El Viajero dedicó a Mathieu una mirada muy significativa, retadora, que advertía a su amigo de que muy pronto iba a poder comprobar la naturaleza especial de aquel enorme baúl. A continuación, enfocó con sus pupilas a Michelle, antes de sentarse dentro de la Puerta para permitir que cerraran el arcón.

Michelle se acercó hasta el borde del mueble. Se puso de puntillas y, alargando un brazo por encima del baúl, acarició a Pascal en la mejilla. Hubiera querido besarle. De repente, ya no le importaba lo que los demás pudieran deducir. Pascal tampoco quiso pensar; se irguió todo lo que pudo y se asomó sobre el arcón, para juntar sus labios a los de ella brevemente. El Viajero necesitaba también de ese calor en su corazón antes de emprender el tránsito al Más Allá.

Dominique prefirió mirar hacia otro lado, sintiendo cómo una vieja herida, que creía cicatrizada, volvía a abrirse. «No es para mí», se increpó dolorido como tantas otras veces. «No es para mí».
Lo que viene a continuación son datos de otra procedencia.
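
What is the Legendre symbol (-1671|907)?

-1

(-1671|907)
  = (143|907)    [-1671 ≡ 143 mod 907]
  = -(907|143)    [QR: both ≡ 3 mod 4, sign flips]
  = -(49|143)    [907 ≡ 49 mod 143]
  = -(143|49)    [QR: 49 ≡ 1 mod 4, sign kept]
  = -(45|49)    [143 ≡ 45 mod 49]
  = -(49|45)    [QR: 45 ≡ 1 mod 4, sign kept]
  = -(4|45)    [49 ≡ 4 mod 45]
  = -(1|45)    [45 ≡ 5 mod 8 ⇒ (2|45)^2 = +1]
  = -1    [(1|45) = 1]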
Pascal ya estaba listo. Nadie podía garantizar su retorno; lo peor de aquellos viajes era que cualquiera podía ser el último, sobre Pascal siempre acechaba la turbia amenaza de que sucumbiese a las incógnitas de la oscuridad. Solo algunos de los allí reunidos, conscientes de lo que el chico ponía en juego, podían entender la intensidad con la que Pascal se fijó en todos antes de despedirse, como muy pocos habrían adivinado que era a sus padres a quienes dedicaba sus últimos instantes de luz antes de iniciar la marcha.